Ministra assume situação “muito crítica” no tempo de espera das urgências 153

A situação nos tempos de espera dos serviços de urgência é “muito crítica” e não deverá melhorar durante esta semana, nomeadamente na região de Lisboa e Vale do Tejo, disse hoje a ministra da Saúde.

“Esta semana é uma situação que é muito critica, porque é o final das festas e das férias e das tolerâncias de ponto.
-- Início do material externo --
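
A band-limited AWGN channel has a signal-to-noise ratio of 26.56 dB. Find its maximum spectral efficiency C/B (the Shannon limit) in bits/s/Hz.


SNR_linear = 10^(26.56/10) = 452.8976; C/B = log2(1 + SNR_linear) = log2(1 + 452.8976) = 8.8262

8.8262 bits/s/Hz


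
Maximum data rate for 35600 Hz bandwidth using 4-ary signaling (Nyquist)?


Rate = 2 * B * log2(M) = 2 * 35600 * 2.0 = 142400.0

142400.0 bps


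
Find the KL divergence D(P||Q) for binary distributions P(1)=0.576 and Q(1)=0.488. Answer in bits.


KL = p*log2(p/q) + (1-p)*log2((1-p)/(1-q)) = 0.576*log2(0.576/0.488) + 0.424*log2(0.424/0.512) = 0.0224

0.0224 bits


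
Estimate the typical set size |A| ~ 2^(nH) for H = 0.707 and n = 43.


log2|A_typical| = nH = 43 * 0.707 = 30.401, so |A_typical| ~ 2^30.401 = 1.418e+09

1.418e+09


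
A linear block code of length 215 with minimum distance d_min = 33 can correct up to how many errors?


Correction capability = floor((d-1)/2) = floor((33-1)/2) = 16

16 errors


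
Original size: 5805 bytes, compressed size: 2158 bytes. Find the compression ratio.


Ratio = original / compressed = 5805 / 2158 = 2.69

2.69


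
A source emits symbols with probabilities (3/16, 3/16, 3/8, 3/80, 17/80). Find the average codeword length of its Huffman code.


Huffman construction (repeatedly merge the two least-probable nodes; each merge adds 1 bit to every symbol beneath it): 3/80 + 3/16 = 9/40; 3/16 + 17/80 = 2/5; 9/40 + 3/8 = 3/5; 2/5 + 3/5 = 1. Resulting codeword lengths (in the order the probabilities were given): (3, 2, 2, 3, 2). L_avg = sum(p_i * l_i) = 3/16*3 + 3/16*2 + 3/8*2 + 3/80*3 + 17/80*2 = 89/40 = 2.225

2.225 bits


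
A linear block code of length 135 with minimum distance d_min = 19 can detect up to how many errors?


Detection capability = d_min - 1 = 19 - 1 = 18

18 errors


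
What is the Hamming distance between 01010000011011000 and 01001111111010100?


Count differing positions: . . . ^ ^ ^ ^ ^ ^ . . . . ^ ^ . . = 8 differences

8


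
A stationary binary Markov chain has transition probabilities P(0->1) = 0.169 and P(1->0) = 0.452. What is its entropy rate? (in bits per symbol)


Stationary distribution: pi_0 = p10/(p01+p10) = 0.7279, pi_1 = 0.2721. Entropy rate H' = pi_0*H(p01) + pi_1*H(p10) = 0.7279*0.6554 + 0.2721*0.9933 = 0.7474

0.7474 bits/symbol


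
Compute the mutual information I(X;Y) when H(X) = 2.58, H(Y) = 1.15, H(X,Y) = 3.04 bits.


I(X;Y) = H(X) + H(Y) - H(X,Y) = 2.58 + 1.15 - 3.04 = 0.69

0.69 bits


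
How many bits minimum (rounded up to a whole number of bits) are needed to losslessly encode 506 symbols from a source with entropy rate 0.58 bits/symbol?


Minimum bits >= n * H = 506 * 0.58 = 293.48, rounded up to a whole number of bits = 294

294 bits


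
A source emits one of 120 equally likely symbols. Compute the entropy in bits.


H = log2(n) = log2(120) = 6.9069

6.9069 bits


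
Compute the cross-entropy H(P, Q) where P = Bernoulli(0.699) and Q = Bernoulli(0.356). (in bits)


H(P,Q) = -p*log2(q) - (1-p)*log2(1-q). -0.699*log2(0.356) = 1.041546; -0.301*log2(0.644) = 0.191095. H(P,Q) = 1.041546 + 0.191095 = 1.2326

1.2326 bits


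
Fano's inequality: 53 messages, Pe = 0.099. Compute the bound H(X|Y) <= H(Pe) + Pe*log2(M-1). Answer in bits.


H(Pe) = -Pe*log2(Pe) - (1-Pe)*log2(1-Pe) = -0.099*log2(0.099) - 0.901*log2(0.901) = 0.330306 + 0.135511 = 0.4658. Pe*log2(M-1) = 0.099*log2(52) = 0.564344. Bound = H(Pe) + Pe*log2(M-1) = 0.330306 + 0.135511 + 0.564344 = 1.0302

1.0302 bits


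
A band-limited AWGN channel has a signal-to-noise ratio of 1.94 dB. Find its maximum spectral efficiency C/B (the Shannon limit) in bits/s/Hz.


SNR_linear = 10^(1.94/10) = 1.5631; C/B = log2(1 + SNR_linear) = log2(1 + 1.5631) = 1.3579

1.3579 bits/s/Hz


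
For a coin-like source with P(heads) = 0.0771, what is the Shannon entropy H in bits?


H = -p*log2(p) - (1-p)*log2(1-p). -0.0771*log2(0.0771) = 0.285048; -0.9229*log2(0.9229) = 0.106829. H = 0.285048 + 0.106829 = 0.3919

0.3919 bits


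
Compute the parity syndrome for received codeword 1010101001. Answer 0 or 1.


Syndrome = XOR of all bits = 1 XOR 0 XOR 1 XOR 0 XOR 1 XOR 0 XOR 1 XOR 0 XOR 0 XOR 1 = 1

1


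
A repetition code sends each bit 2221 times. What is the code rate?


Rate = k/n = 1/2221

1/2221


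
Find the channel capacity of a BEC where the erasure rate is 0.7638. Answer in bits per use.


C = 1 - epsilon = 1 - 0.7638 = 0.2362

0.2362 bits


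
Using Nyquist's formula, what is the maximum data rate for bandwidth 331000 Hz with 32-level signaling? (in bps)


Rate = 2 * B * log2(M) = 2 * 331000 * 5.0 = 3310000.0

3310000.0 bps


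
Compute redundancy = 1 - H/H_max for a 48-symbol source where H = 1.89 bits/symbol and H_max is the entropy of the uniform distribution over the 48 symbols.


H_max = log2(K) = log2(48) = 5.585 bits/symbol. Redundancy = 1 - H/H_max = 1 - 1.89/5.585 = 1 - 0.3384 = 0.6616

0.6616


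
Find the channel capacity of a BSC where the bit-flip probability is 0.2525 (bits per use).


H(p) = -p*log2(p) - (1-p)*log2(1-p) = -0.2525*log2(0.2525) - 0.7475*log2(0.7475) = 0.501375 + 0.313841 = 0.8152. C = 1 - H(p) = 1 - 0.8152 = 0.1848

0.1848 bits


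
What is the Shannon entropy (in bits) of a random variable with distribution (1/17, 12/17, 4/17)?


H = -sum(p_i * log2(p_i)). Terms: -(1/17)*log2(1/17) = 0.240439; -(12/17)*log2(12/17) = 0.354706; -(4/17)*log2(4/17) = 0.491168. H = 0.240439 + 0.354706 + 0.491168 = 1.0863

1.0863 bits


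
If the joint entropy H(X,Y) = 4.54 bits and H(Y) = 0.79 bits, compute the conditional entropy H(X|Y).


H(X|Y) = H(X,Y) - H(Y) = 4.54 - 0.79 = 3.75

3.75 bits


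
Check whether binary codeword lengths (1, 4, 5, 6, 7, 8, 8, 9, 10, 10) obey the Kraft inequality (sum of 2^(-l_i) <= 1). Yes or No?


Kraft sum = sum(2^(-l_i)) = 0.6289, need <= 1. Result: satisfied (a binary prefix-free code with these lengths exists)

Yes


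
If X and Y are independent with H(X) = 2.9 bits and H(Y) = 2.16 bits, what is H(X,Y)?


For independent variables, H(X,Y) = H(X) + H(Y) = 2.9 + 2.16 = 5.06

5.06 bits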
Se, por um lado, vamos ter os nossos profissionais que estavam de férias a voltar, por outro lado também temos muito mais doentes, a verdade é esta, nomeadamente em algumas regiões do país, a entrar nas nossas urgências”, explicou aos jornalistas Ana Paula Martins.
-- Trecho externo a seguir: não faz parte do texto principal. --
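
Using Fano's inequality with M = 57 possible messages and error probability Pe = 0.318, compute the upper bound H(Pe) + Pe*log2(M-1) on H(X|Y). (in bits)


H(Pe) = -Pe*log2(Pe) - (1-Pe)*log2(1-Pe) = -0.318*log2(0.318) - 0.682*log2(0.682) = 0.525623 + 0.376571 = 0.9022. Pe*log2(M-1) = 0.318*log2(56) = 1.846739. Bound = H(Pe) + Pe*log2(M-1) = 0.525623 + 0.376571 + 1.846739 = 2.7489

2.7489 bits


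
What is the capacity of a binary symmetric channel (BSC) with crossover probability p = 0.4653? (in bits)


H(p) = -p*log2(p) - (1-p)*log2(1-p) = -0.4653*log2(0.4653) - 0.5347*log2(0.5347) = 0.513583 + 0.482940 = 0.9965. C = 1 - H(p) = 1 - 0.9965 = 0.0035

0.0035 bits


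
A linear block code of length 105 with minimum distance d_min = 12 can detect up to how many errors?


Detection capability = d_min - 1 = 12 - 1 = 11

11 errors


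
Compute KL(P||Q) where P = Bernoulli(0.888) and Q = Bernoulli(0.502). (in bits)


KL = p*log2(p/q) + (1-p)*log2((1-p)/(1-q)) = 0.888*log2(0.888/0.502) + 0.112*log2(0.112/0.498) = 0.4896

0.4896 bits


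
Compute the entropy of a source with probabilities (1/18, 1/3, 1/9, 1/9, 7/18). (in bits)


H = -sum(p_i * log2(p_i)). Terms: -(1/18)*log2(1/18) = 0.231663; -(1/3)*log2(1/3) = 0.528321; -(1/9)*log2(1/9) = 0.352214; -(1/9)*log2(1/9) = 0.352214; -(7/18)*log2(7/18) = 0.529888. H = 0.231663 + 0.528321 + 0.352214 + 0.352214 + 0.529888 = 1.9943

1.9943 bits


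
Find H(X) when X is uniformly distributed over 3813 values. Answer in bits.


H = log2(n) = log2(3813) = 11.8967

11.8967 bits


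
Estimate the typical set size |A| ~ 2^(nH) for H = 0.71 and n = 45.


log2|A_typical| = nH = 45 * 0.71 = 31.95, so |A_typical| ~ 2^31.95 = 4.149e+09

4.149e+09


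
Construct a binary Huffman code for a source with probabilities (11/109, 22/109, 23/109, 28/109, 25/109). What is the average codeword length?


Huffman construction (repeatedly merge the two least-probable nodes; each merge adds 1 bit to every symbol beneath it): 11/109 + 22/109 = 33/109; 23/109 + 25/109 = 48/109; 28/109 + 33/109 = 61/109; 48/109 + 61/109 = 1. Resulting codeword lengths (in the order the probabilities were given): (3, 3, 2, 2, 2). L_avg = sum(p_i * l_i) = 11/109*3 + 22/109*3 + 23/109*2 + 28/109*2 + 25/109*2 = 251/109 = 2.3028

2.3028 bits


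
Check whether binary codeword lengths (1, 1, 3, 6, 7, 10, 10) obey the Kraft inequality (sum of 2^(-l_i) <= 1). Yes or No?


Kraft sum = sum(2^(-l_i)) = 1.1504, need <= 1. Result: violated (a binary prefix-free code with these lengths cannot exist)

No


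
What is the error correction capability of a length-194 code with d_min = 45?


Correction capability = floor((d-1)/2) = floor((45-1)/2) = 22

22 errors


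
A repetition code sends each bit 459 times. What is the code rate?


Rate = k/n = 1/459

1/459


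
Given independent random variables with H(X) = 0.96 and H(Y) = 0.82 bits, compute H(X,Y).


For independent variables, H(X,Y) = H(X) + H(Y) = 0.96 + 0.82 = 1.78

1.78 bits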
Em declarações à margem de uma visita ao Hospital Distrital da Figueira da Foz, sede da Unidade Local de Saúde do Baixo Mondego (ULSBM), a governante não espera que os tempos de espera nas urgências “possam melhorar significativamente”, durante esta semana, concretamente nos hospitais Amadora-Sintra, Beatriz Ângelo (Loures) e, em Lisboa “o próprio Santa Maria, que está também com muitas dificuldades”.
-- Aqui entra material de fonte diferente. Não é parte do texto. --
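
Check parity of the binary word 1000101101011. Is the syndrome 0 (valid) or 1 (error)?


Syndrome = XOR of all bits = 1 XOR 0 XOR 0 XOR 0 XOR 1 XOR 0 XOR 1 XOR 1 XOR 0 XOR 1 XOR 0 XOR 1 XOR 1 = 1

1


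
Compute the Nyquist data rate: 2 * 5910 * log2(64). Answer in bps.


Rate = 2 * B * log2(M) = 2 * 5910 * 6.0 = 70920.0

70920.0 bps


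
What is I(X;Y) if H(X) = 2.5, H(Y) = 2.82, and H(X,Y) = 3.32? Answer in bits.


I(X;Y) = H(X) + H(Y) - H(X,Y) = 2.5 + 2.82 - 3.32 = 2.0

2.0 bits


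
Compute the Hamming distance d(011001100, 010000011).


Count differing positions: . . ^ . . ^ ^ ^ ^ = 5 differences

5


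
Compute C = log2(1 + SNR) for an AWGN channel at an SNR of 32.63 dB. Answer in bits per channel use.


SNR_linear = 10^(32.63/10) = 1832.3144; C = log2(1 + SNR_linear) = log2(1 + 1832.3144) = 10.8402

10.8402 bits/channel use


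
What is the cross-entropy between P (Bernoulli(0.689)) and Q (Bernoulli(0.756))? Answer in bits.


H(P,Q) = -p*log2(q) - (1-p)*log2(1-q). -0.689*log2(0.756) = 0.278040; -0.311*log2(0.244) = 0.632900. H(P,Q) = 0.278040 + 0.632900 = 0.9109

0.9109 bits


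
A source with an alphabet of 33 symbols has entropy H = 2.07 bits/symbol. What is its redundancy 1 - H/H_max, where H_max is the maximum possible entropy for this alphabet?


H_max = log2(K) = log2(33) = 5.0444 bits/symbol. Redundancy = 1 - H/H_max = 1 - 2.07/5.0444 = 1 - 0.4104 = 0.5896

0.5896


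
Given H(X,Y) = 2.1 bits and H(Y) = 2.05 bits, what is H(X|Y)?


H(X|Y) = H(X,Y) - H(Y) = 2.1 - 2.05 = 0.05

0.05 bits


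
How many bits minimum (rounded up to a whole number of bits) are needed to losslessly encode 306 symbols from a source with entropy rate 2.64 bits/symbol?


Minimum bits >= n * H = 306 * 2.64 = 807.84, rounded up to a whole number of bits = 808

808 bits


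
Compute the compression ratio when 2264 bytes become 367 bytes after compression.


Ratio = original / compressed = 2264 / 367 = 6.1689

6.1689


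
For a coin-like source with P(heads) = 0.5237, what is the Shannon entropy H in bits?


H = -p*log2(p) - (1-p)*log2(1-p). -0.5237*log2(0.5237) = 0.488710; -0.4763*log2(0.4763) = 0.509668. H = 0.488710 + 0.509668 = 0.9984

0.9984 bits


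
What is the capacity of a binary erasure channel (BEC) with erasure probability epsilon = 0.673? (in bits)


C = 1 - epsilon = 1 - 0.673 = 0.327

0.327 bits


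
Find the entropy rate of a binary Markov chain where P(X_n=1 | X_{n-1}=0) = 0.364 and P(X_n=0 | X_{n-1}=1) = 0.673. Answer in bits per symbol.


Stationary distribution: pi_0 = p10/(p01+p10) = 0.649, pi_1 = 0.351. Entropy rate H' = pi_0*H(p01) + pi_1*H(p10) = 0.649*0.946 + 0.351*0.9118 = 0.934

0.934 bits/symbol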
Segundo a Lusa, Ana Paula Martins vincou que Portugal está “ainda, no meio de uma epidemia de gripe”, num inverno mais severo do que o do ano passado e com vírus mais agressivos em circulação, embora ainda não haja dados concretos sobre se o pico da doença já foi atingido este ano.

“Os nossos virologistas dizem que, possivelmente, estamos mesmo a atingir o pico, mas só saberemos daqui a mais alguns dias, se começarmos a ver o número de infeções, através da rede Sentinela, a baixar”, explicou a ministra.

Ainda sobre a “criticidade dos tempos de espera” nos serviços de urgência, Ana Paula Martins afirmou que esta incide, particularmente, sobre doentes com pulseira amarela (os considerados urgentes), que definiu como “muito frágeis, doentes crónicos, mais seniores, muito frágeis, mesmo”.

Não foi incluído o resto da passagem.